Exposure-Response Relationships for Axatilimab, a Humanized Monoclonal Antibody Targeting CSF-1R, in Patients with Chronic Graft-Versus-Host Disease

Introduction: Axatilimab, a high-affinity humanized monoclonal antibody against colony-stimulating factor 1 receptor (CSF-1R), is under investigation for the treatment of chronic graft-versus-host disease (cGVHD) and other diseases. A population pharmacokinetic/pharmacodynamic (PK/PD) model for axatilimab was previously developed using pooled data from 4 clinical studies. The structural model consisted of a 2-compartment axatilimab PK model with saturable clearance and turnover models for colony-stimulating factor 1 (CSF-1), nonclassical monocytes, aspartate aminotransferase, and creatine phosphokinase (CPK). Body weight was the only covariate identified that affected axatilimab steady-state exposure by >20%. The objective of this analysis is to describe the exposure-response relationships for efficacy and safety in patients with cGVHD who received axatilimab.

Methods: Exposure-efficacy relationships were assessed in patients treated in the phase 2 AGAVE-201 study (NCT04710576; n=239; axatilimab 0.3 mg/kg every 2 weeks [Q2W], 1.0 mg/kg Q2W, 3.0 mg/kg every 4 weeks [Q4W]). Binary efficacy assessments included the overall response rate (ORR) and ≥7-point improvement in modified Lee Symptom Scale (mLSS response). Duration of response (DOR), a time-to-event endpoint, was assessed among all patients in AGAVE-201 who achieved an overall response. Exposure-safety relationships were assessed in all treated patients with cGVHD (n=278) in AGAVE-201 and a phase 1/2 study (SNDX-6352-0503; NCT03604692; axatilimab 0.15 mg/kg Q2W, 0.5 mg/kg Q2W, 1.0 mg/kg Q2W, 3.0 mg/kg Q2W, 3.0 mg/kg Q4W). Evaluated safety endpoints included 5 general safety assessments (grade ≥3 treatment-emergent adverse events [TEAEs], TEAEs leading to dose modifications, serious TEAEs, treatment-related TEAEs, AEs of special interest) and 6 sets of grouped AE terms (amylase and lipase increases, CPK elevations, liver enzyme elevations, periorbital edema, infections of unspecified etiology [infections not otherwise specified as bacterial, viral, or fungal], infusion-related reactions). For binary or time-to-event endpoints, logistic or Cox regression analyses, respectively, were performed using predicted axatilimab exposure metrics that were derived from the population PK/PD model; axatilimab exposure metrics from the first dose, the first treatment cycle, and a steady-state treatment cycle were evaluated. To further evaluate the effects of body weight with the 0.3 mg/kg Q2W regimen, forward simulations were completed using percentiles of an observed body weight distribution (range, 18.1–151 kg) for each efficacy and safety outcome that was associated with axatilimab exposure in the final model.
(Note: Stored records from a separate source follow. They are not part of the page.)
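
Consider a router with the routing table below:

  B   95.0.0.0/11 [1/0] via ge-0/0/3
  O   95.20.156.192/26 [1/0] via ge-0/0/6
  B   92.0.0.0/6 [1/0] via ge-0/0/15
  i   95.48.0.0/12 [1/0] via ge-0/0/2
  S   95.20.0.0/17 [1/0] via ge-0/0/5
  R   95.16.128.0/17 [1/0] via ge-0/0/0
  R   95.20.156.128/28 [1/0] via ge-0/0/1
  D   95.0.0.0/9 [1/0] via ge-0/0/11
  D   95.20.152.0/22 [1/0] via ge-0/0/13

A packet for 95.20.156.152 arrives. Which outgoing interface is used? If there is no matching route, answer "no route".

Routes whose prefix contains 95.20.156.152:
  92.0.0.0/6 (92.0.0.0 - 95.255.255.255) -> ge-0/0/15
  95.0.0.0/9 (95.0.0.0 - 95.127.255.255) -> ge-0/0/11
  95.0.0.0/11 (95.0.0.0 - 95.31.255.255) -> ge-0/0/3
More-specific entries that do NOT match:
  95.20.156.128/28 (95.20.156.128 - 95.20.156.143) does not contain 95.20.156.152
  95.20.156.192/26 (95.20.156.192 - 95.20.156.255) does not contain 95.20.156.152
  95.20.152.0/22 (95.20.152.0 - 95.20.155.255) does not contain 95.20.156.152
  95.20.0.0/17 (95.20.0.0 - 95.20.127.255) does not contain 95.20.156.152
  95.16.128.0/17 (95.16.128.0 - 95.16.255.255) does not contain 95.20.156.152
  95.48.0.0/12 (95.48.0.0 - 95.63.255.255) does not contain 95.20.156.152
Longest matching prefix is /11 -> interface ge-0/0/3.

ge-0/0/3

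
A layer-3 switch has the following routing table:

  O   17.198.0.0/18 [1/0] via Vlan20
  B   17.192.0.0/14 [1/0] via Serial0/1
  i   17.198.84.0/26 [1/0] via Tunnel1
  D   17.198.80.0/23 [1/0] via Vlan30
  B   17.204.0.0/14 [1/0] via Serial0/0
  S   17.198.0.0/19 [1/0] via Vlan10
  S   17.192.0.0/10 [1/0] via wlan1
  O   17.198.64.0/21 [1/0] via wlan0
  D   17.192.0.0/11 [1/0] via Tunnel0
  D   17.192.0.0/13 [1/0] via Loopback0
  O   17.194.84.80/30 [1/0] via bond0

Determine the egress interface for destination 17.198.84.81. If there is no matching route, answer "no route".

Routes whose prefix contains 17.198.84.81:
  17.192.0.0/10 (17.192.0.0 - 17.255.255.255) -> wlan1
  17.192.0.0/11 (17.192.0.0 - 17.223.255.255) -> Tunnel0
  17.192.0.0/13 (17.192.0.0 - 17.199.255.255) -> Loopback0
More-specific entries that do NOT match:
  17.194.84.80/30 (17.194.84.80 - 17.194.84.83) does not contain 17.198.84.81
  17.198.84.0/26 (17.198.84.0 - 17.198.84.63) does not contain 17.198.84.81
  17.198.80.0/23 (17.198.80.0 - 17.198.81.255) does not contain 17.198.84.81
  17.198.64.0/21 (17.198.64.0 - 17.198.71.255) does not contain 17.198.84.81
  17.198.0.0/19 (17.198.0.0 - 17.198.31.255) does not contain 17.198.84.81
  17.198.0.0/18 (17.198.0.0 - 17.198.63.255) does not contain 17.198.84.81
  17.192.0.0/14 (17.192.0.0 - 17.195.255.255) does not contain 17.198.84.81
  17.204.0.0/14 (17.204.0.0 - 17.207.255.255) does not contain 17.198.84.81
Longest matching prefix is /13 -> interface Loopback0.

Loopback0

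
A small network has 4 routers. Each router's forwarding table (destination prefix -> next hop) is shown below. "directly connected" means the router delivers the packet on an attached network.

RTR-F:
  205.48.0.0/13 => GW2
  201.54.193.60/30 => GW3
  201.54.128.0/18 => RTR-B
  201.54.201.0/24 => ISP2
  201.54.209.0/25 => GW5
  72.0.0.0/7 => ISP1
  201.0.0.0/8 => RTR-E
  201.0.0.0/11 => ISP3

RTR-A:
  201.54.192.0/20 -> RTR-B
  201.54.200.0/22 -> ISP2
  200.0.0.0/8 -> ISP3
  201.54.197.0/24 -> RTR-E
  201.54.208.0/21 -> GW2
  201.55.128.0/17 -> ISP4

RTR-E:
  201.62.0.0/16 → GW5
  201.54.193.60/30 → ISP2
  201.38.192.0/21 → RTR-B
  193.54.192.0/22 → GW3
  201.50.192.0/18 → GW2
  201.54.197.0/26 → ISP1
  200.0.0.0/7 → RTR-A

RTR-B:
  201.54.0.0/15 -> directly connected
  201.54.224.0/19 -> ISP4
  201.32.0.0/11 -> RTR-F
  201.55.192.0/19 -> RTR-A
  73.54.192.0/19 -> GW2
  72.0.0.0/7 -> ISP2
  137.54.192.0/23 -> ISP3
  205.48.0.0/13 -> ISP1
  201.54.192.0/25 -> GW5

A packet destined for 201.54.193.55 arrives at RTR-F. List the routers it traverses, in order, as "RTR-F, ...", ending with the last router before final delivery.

At RTR-F: longest match for 201.54.193.55 is 201.0.0.0/8 -> RTR-E
At RTR-E: longest match for 201.54.193.55 is 200.0.0.0/7 -> RTR-A
At RTR-A: longest match for 201.54.193.55 is 201.54.192.0/20 -> RTR-B
At RTR-B: longest match for 201.54.193.55 is 201.54.0.0/15 -> directly connected

RTR-F, RTR-E, RTR-A, RTR-B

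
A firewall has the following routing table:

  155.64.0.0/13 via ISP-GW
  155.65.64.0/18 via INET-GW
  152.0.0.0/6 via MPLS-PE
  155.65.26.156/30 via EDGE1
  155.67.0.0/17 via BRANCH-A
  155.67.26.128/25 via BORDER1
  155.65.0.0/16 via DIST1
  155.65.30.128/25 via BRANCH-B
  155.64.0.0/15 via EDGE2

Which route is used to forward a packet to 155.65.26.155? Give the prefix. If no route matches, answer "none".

155.65.0.0/16

Entries matching 155.65.26.155:
  152.0.0.0/6 (152.0.0.0 - 155.255.255.255)
  155.64.0.0/13 (155.64.0.0 - 155.71.255.255)
  155.64.0.0/15 (155.64.0.0 - 155.65.255.255)
  155.65.0.0/16 (155.65.0.0 - 155.65.255.255)
Most specific is 155.65.0.0/16.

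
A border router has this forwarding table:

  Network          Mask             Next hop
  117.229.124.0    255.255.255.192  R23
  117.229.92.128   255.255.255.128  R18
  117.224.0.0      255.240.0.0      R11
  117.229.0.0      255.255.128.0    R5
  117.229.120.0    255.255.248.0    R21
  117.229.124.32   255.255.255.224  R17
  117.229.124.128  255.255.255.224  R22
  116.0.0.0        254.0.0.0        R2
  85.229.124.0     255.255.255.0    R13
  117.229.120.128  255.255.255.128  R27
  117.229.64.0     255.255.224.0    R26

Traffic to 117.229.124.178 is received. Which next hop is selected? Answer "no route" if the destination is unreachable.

Routes whose prefix contains 117.229.124.178:
  116.0.0.0/7 (116.0.0.0 - 117.255.255.255) -> R2
  117.224.0.0/12 (117.224.0.0 - 117.239.255.255) -> R11
  117.229.0.0/17 (117.229.0.0 - 117.229.127.255) -> R5
  117.229.120.0/21 (117.229.120.0 - 117.229.127.255) -> R21
More-specific entries that do NOT match:
  117.229.124.32/27 (117.229.124.32 - 117.229.124.63) does not contain 117.229.124.178
  117.229.124.128/27 (117.229.124.128 - 117.229.124.159) does not contain 117.229.124.178
  117.229.124.0/26 (117.229.124.0 - 117.229.124.63) does not contain 117.229.124.178
  117.229.92.128/25 (117.229.92.128 - 117.229.92.255) does not contain 117.229.124.178
  117.229.120.128/25 (117.229.120.128 - 117.229.120.255) does not contain 117.229.124.178
  85.229.124.0/24 (85.229.124.0 - 85.229.124.255) does not contain 117.229.124.178
Longest matching prefix is /21 -> next hop R21.

R21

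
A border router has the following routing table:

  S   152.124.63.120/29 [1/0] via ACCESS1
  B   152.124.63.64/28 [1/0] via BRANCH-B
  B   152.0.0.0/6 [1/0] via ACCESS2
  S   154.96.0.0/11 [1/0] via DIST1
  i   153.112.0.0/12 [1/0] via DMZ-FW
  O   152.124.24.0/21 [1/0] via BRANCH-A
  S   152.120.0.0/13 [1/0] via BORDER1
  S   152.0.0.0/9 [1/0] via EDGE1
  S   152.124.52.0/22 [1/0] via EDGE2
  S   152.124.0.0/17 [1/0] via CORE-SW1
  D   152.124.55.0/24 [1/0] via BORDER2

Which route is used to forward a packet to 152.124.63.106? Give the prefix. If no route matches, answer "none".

152.124.0.0/17

Entries matching 152.124.63.106:
  152.0.0.0/6 (152.0.0.0 - 155.255.255.255)
  152.0.0.0/9 (152.0.0.0 - 152.127.255.255)
  152.120.0.0/13 (152.120.0.0 - 152.127.255.255)
  152.124.0.0/17 (152.124.0.0 - 152.124.127.255)
Most specific is 152.124.0.0/17.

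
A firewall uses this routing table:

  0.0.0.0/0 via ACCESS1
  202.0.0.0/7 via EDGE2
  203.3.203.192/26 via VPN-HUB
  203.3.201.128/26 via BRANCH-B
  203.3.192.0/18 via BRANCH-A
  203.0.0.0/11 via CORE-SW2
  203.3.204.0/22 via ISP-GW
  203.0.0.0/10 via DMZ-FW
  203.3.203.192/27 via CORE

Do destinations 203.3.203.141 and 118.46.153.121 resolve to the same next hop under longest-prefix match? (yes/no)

no

203.3.203.141: longest match 203.3.192.0/18 -> BRANCH-A
118.46.153.121: longest match 0.0.0.0/0 -> ACCESS1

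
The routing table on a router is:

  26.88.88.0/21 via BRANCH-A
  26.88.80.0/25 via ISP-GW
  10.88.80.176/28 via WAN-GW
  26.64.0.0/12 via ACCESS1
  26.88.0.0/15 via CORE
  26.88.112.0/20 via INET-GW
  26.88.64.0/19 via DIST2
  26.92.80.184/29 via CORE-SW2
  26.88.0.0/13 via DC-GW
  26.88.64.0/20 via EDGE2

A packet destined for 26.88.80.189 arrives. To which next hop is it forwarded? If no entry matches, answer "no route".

DIST2

Routes whose prefix contains 26.88.80.189:
  26.88.0.0/13 (26.88.0.0 - 26.95.255.255) -> DC-GW
  26.88.0.0/15 (26.88.0.0 - 26.89.255.255) -> CORE
  26.88.64.0/19 (26.88.64.0 - 26.88.95.255) -> DIST2
More-specific entries that do NOT match:
  26.92.80.184/29 (26.92.80.184 - 26.92.80.191) does not contain 26.88.80.189
  10.88.80.176/28 (10.88.80.176 - 10.88.80.191) does not contain 26.88.80.189
  26.88.80.0/25 (26.88.80.0 - 26.88.80.127) does not contain 26.88.80.189
  26.88.88.0/21 (26.88.88.0 - 26.88.95.255) does not contain 26.88.80.189
  26.88.112.0/20 (26.88.112.0 - 26.88.127.255) does not contain 26.88.80.189
  26.88.64.0/20 (26.88.64.0 - 26.88.79.255) does not contain 26.88.80.189
Longest matching prefix is /19 -> next hop DIST2.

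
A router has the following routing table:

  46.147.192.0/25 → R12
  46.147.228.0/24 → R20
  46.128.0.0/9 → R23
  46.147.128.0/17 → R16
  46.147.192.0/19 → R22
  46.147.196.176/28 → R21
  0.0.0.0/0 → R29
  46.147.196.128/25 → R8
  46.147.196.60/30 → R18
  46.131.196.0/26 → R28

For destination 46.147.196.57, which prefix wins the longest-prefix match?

Entries matching 46.147.196.57:
  0.0.0.0/0 (default, matches everything)
  46.128.0.0/9 (46.128.0.0 - 46.255.255.255)
  46.147.128.0/17 (46.147.128.0 - 46.147.255.255)
  46.147.192.0/19 (46.147.192.0 - 46.147.223.255)
Most specific is 46.147.192.0/19.

46.147.192.0/19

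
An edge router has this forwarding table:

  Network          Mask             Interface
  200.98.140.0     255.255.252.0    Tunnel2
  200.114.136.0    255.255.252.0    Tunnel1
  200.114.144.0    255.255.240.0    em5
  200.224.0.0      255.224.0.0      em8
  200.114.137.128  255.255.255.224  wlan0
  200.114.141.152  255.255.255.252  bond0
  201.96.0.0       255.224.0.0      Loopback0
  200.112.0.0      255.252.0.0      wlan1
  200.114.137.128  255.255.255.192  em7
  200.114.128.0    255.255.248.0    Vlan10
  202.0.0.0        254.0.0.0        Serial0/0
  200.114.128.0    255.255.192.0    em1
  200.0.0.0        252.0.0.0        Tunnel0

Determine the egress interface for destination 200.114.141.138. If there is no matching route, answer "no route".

em1

Routes whose prefix contains 200.114.141.138:
  200.0.0.0/6 (200.0.0.0 - 203.255.255.255) -> Tunnel0
  200.112.0.0/14 (200.112.0.0 - 200.115.255.255) -> wlan1
  200.114.128.0/18 (200.114.128.0 - 200.114.191.255) -> em1
More-specific entries that do NOT match:
  200.114.141.152/30 (200.114.141.152 - 200.114.141.155) does not contain 200.114.141.138
  200.114.137.128/27 (200.114.137.128 - 200.114.137.159) does not contain 200.114.141.138
  200.114.137.128/26 (200.114.137.128 - 200.114.137.191) does not contain 200.114.141.138
  200.98.140.0/22 (200.98.140.0 - 200.98.143.255) does not contain 200.114.141.138
  200.114.136.0/22 (200.114.136.0 - 200.114.139.255) does not contain 200.114.141.138
  200.114.128.0/21 (200.114.128.0 - 200.114.135.255) does not contain 200.114.141.138
  200.114.144.0/20 (200.114.144.0 - 200.114.159.255) does not contain 200.114.141.138
Longest matching prefix is /18 -> interface em1.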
Results: For the exposure-efficacy analysis, ORR and mLSS responses were associated with axatilimab exposure, with lower axatilimab exposure increasing the odds of response. Among the 153 patients with a response, DOR did not have a significant association with axatilimab exposure. For the exposure-safety analysis, all safety endpoints except infections of unspecified etiology were associated with axatilimab exposure, with higher axatilimab exposure increasing the odds of TEAEs. In forward simulations evaluating the effect of body weight on the axatilimab 0.3 mg/kg Q2W regimen across 2 efficacy and 10 safety endpoints, the maximum differences in median predicted probabilities between the 10th and 90th percentiles of with body weight were <1.4% and <1.7% for efficacy and safety, respectively.

Conclusions: These results support the 0.3 mg/kg Q2W regimen of axatilimab in patients with cGVHD.